Gigahorse metrics so far:
System three:
./cuda_plot_k32 -C 5 -n 5 -t /nvme/chia/ -2 /nvme/chia/ -d /plots/gigahorse-cuda/ -c xch1xxxxx -f a00fcxxxxx
Total plot creation time was 380.192 sec (6.33654 min)
Total plot creation time was 336.725 sec (5.61209 min)
Total plot creation time was 355.188 sec (5.9198 min)
Total plot creation time was 374.554 sec (6.24257 min)
Total plot creation time was 388.424 sec (6.47374 min)
The bladebit diskplot quirk:
If you get this error, there’s a good chance you didn’t specify the destination for the plot.
Allocating memory
terminate called after throwing an instance of 'std::logic_error'
what(): basic_string::Mconstruct null not valid
Aborted (core dumped)
So for example:
./bladebit -n 3 -f <farmerkey> -c <poolcontract> diskplot -t1 /nvme/tmp/ --cache 16G
would give this error. Unlike the other plotters, it does *not* assume that your temp path is your output path if you only specify the temp path. So you’d use:
./bladebit -n 3 -f <farmerkey> -c <poolcontract> diskplot -t1 /nvme/tmp/ --cache 16G /nvme/plots/
instead.
The gigahorse cuda plotter error:
With GPU-enhanced plotting now available in released (binary-only) code from Madmax, I decided to throw a modern GPU into my T7910, repair the post-22.04-upgrade mount failures, and give it a try.
As a reminder from previous posts, this is a dual E5-2650L v4 system with 128GB RAM and 4x 1TB NVMe on the Ultra Quad card. It boots from a 256GB NVMe drive on a PCIe card, and has 4x 8TB SAS drives that don’t seem to be recognized after a few months off. Probably a SATA controller or cable issue, but life goes on.
So I put one of my RTX 3060 LHR cards in, fixed up the NVMe stuff a bit, and went to run cuda_plotter_k32. It should do the partial memory plot, but alas, I got an error:
Invalid -r | --ndevices, not enough devices: 0
The card showed up in lspci, but then I realized it needed NVIDIA drivers. So I installed the 530 server bundle and tools, and then the plotter worked.

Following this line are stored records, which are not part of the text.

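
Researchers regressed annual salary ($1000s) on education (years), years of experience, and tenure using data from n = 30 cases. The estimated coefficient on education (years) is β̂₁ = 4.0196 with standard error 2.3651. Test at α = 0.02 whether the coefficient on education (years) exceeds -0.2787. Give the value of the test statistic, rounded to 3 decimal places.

t = 1.817

H₀: β₁ = -0.2787 vs H₁: β₁ > -0.2787.
t = (β̂₁ − β₁⁰)/SE = (4.0196 − (-0.2787)) / 2.3651 = 1.817.
df = n − k − 1 = 30 − 3 − 1 = 26.
One-sided p ≈ 0.0404, which is ≥ 0.02, so fail to reject H₀.
The data do not give significant evidence that the true slope on education (years) exceeds -0.2787 $1000s per unit, holding the other predictors fixed.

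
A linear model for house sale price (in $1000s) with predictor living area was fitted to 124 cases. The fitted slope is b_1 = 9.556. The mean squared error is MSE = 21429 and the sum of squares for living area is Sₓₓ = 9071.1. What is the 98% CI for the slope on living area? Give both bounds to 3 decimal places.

SE(b_1) = √(MSE/Sₓₓ) = √(21429/9071.1) = 1.53699.
df = n − 2 = 122.
t* = t_{0.01, 122} = 2.357302.
Margin = t* × SE = 2.357302 × 1.53699 = 3.62315.
CI: 9.556 ± 3.62315 → (5.933, 13.179).
With 98% confidence, each one-unit increase in living area is associated with a change of between 5.933 and 13.179 $1000s in house sale price.

(5.933, 13.179)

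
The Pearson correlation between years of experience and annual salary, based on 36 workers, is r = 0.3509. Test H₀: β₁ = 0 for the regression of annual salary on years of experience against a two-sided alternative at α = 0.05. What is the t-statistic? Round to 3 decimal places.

t = 2.185

t = r·√(n − 2)/√(1 − r²) = 0.3509·√34/√0.876869 = 2.185.
df = n − 2 = 34.
Two-sided p ≈ 0.0359, which is < 0.05, so reject H₀.
There is evidence of a linear association between years of experience and annual salary.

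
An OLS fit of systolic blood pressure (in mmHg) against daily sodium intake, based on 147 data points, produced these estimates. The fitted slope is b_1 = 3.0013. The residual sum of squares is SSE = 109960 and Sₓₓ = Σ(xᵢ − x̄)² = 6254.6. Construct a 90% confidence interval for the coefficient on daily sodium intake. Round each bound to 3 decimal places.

MSE = SSE/(n − 2) = 109960/145 = 758.345.
SE(b_1) = √(MSE/Sₓₓ) = √(758.345/6254.6) = 0.348204.
df = n − 2 = 145.
t* = t_{0.05, 145} = 1.65543.
Margin = t* × SE = 1.65543 × 0.348204 = 0.57643.
CI: 3.0013 ± 0.57643 → (2.425, 3.578).
With 90% confidence, each one-unit increase in daily sodium intake is associated with a change of between 2.425 and 3.578 mmHg in systolic blood pressure.

(2.425, 3.578)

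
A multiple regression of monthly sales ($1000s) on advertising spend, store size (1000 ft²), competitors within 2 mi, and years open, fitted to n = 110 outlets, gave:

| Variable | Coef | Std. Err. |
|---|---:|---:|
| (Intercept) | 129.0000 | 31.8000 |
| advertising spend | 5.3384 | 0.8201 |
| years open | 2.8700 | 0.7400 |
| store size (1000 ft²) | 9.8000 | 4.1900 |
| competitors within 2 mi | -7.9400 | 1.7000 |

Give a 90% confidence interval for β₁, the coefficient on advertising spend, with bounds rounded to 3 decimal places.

Read off: b = 5.3384, SE = 0.8201 for advertising spend.
df = n − k − 1 = 110 − 4 − 1 = 105.
t* = t_{0.05, 105} = 1.659495.
Margin = t* × SE = 1.659495 × 0.8201 = 1.36095.
CI: 5.3384 ± 1.36095 → (3.977, 6.699).

(3.977, 6.699)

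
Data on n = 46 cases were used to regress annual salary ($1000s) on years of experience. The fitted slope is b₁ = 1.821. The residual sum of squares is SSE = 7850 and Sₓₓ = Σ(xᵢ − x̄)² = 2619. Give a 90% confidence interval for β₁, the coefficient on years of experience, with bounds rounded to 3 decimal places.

MSE = SSE/(n − 2) = 7850/44 = 178.409.
SE(b₁) = √(MSE/Sₓₓ) = √(178.409/2619) = 0.261.
df = n − 2 = 44.
t* = t_{0.05, 44} = 1.68023.
Margin = t* × SE = 1.68023 × 0.261 = 0.43854.
CI: 1.821 ± 0.43854 → (1.382, 2.260).
With 90% confidence, each one-unit increase in years of experience is associated with a change of between 1.382 and 2.260 $1000s in annual salary.

(1.382, 2.260)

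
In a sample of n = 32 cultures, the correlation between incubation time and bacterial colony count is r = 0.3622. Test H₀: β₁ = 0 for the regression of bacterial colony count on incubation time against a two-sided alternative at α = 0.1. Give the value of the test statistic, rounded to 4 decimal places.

t = 2.1284

t = r·√(n − 2)/√(1 − r²) = 0.3622·√30/√0.868811 = 2.1284.
df = n − 2 = 30.
Two-sided p ≈ 0.0416, which is < 0.1, so reject H₀.
There is evidence of a linear association between incubation time and bacterial colony count.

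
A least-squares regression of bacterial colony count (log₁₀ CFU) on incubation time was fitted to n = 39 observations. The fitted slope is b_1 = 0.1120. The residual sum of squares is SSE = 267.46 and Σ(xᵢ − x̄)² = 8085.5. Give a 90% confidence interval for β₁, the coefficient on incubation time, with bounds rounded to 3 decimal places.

(0.062, 0.162)

MSE = SSE/(n − 2) = 267.46/37 = 7.22865.
SE(b_1) = √(MSE/Sₓₓ) = √(7.22865/8085.5) = 0.0299003.
df = n − 2 = 37.
t* = t_{0.05, 37} = 1.687094.
Margin = t* × SE = 1.687094 × 0.0299003 = 0.05044.
CI: 0.1120 ± 0.05044 → (0.062, 0.162).
With 90% confidence, each one-unit increase in incubation time is associated with a change of between 0.062 and 0.162 log₁₀ CFU in bacterial colony count.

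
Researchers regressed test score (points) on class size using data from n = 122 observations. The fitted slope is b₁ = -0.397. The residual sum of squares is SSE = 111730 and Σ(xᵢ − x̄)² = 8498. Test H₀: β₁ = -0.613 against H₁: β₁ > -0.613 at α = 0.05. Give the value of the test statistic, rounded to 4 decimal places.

t = 0.6526

MSE = SSE/(n − 2) = 111730/120 = 931.083.
SE(b₁) = √(MSE/Sₓₓ) = √(931.083/8498) = 0.331006.
t = (-0.397 − (-0.613)) / 0.331006 = 0.6526.
df = n − 2 = 120.
One-sided p ≈ 0.2576, which is ≥ 0.05, so fail to reject H₀.
The data do not give significant evidence that the true slope on class size exceeds -0.613 points per unit.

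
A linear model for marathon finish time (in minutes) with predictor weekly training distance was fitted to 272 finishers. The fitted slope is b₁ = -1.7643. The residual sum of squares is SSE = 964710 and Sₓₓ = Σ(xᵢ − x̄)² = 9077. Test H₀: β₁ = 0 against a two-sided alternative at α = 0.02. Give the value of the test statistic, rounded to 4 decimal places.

MSE = SSE/(n − 2) = 964710/270 = 3573.
SE(b₁) = √(MSE/Sₓₓ) = √(3573/9077) = 0.627401.
t = -1.7643 / 0.627401 = -2.8121.
df = n − 2 = 270.
Two-sided p ≈ 0.0053, which is < 0.02, so reject H₀.
There is evidence that weekly training distance is associated with marathon finish time.

t = -2.8121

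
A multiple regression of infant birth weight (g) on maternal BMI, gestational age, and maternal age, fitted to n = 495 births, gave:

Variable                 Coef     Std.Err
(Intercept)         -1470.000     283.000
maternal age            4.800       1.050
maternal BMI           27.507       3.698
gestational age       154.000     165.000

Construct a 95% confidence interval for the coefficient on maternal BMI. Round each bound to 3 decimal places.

(20.241, 34.773)

Read off: b = 27.507, SE = 3.698 for maternal BMI.
df = n − k − 1 = 495 − 3 − 1 = 491.
t* = t_{0.025, 491} = 1.964807.
Margin = t* × SE = 1.964807 × 3.698 = 7.26586.
CI: 27.507 ± 7.26586 → (20.241, 34.773).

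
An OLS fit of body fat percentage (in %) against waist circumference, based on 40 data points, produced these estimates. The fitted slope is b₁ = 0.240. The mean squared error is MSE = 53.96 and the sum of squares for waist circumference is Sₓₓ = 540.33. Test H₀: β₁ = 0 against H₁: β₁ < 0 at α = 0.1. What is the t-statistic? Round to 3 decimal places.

t = 0.759

SE(b₁) = √(MSE/Sₓₓ) = √(53.96/540.33) = 0.316014.
t = 0.240 / 0.316014 = 0.759.
df = n − 2 = 38.
One-sided p ≈ 0.7739, which is ≥ 0.1, so fail to reject H₀.
The data do not give significant evidence that the true slope on waist circumference is negative.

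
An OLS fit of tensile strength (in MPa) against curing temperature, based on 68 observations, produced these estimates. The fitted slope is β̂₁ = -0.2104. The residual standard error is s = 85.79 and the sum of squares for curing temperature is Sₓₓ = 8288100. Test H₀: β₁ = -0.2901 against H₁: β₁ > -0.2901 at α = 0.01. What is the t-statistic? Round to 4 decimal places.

t = 2.6745

SE(β̂₁) = s/√Sₓₓ = 85.79/√8288100 = 0.0297995.
t = (-0.2104 − (-0.2901)) / 0.0297995 = 2.6745.
df = n − 2 = 66.
One-sided p ≈ 0.0047, which is < 0.01, so reject H₀.
There is evidence that the true slope on curing temperature exceeds -0.2901 MPa per unit.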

Alas, the first GPU enhanced plot seems to have wedged the machine against interactive use. Looks like that’s a memory issue that I’ll have to work out, probably by adding memory.
I will update this with further stats, and maybe make a comparison chart, as testing progresses. I’m also giving serious thought to upgrading the SSD in the dual-E5 machine.
Obligatory disclosure:
While I work for Supermicro at the time of this writing, the servers and all other elements of my home labs and workspaces are my own and have no association with my employer. This post is my own, and my employer probably doesn’t even remember I have a blog, much less approve of it.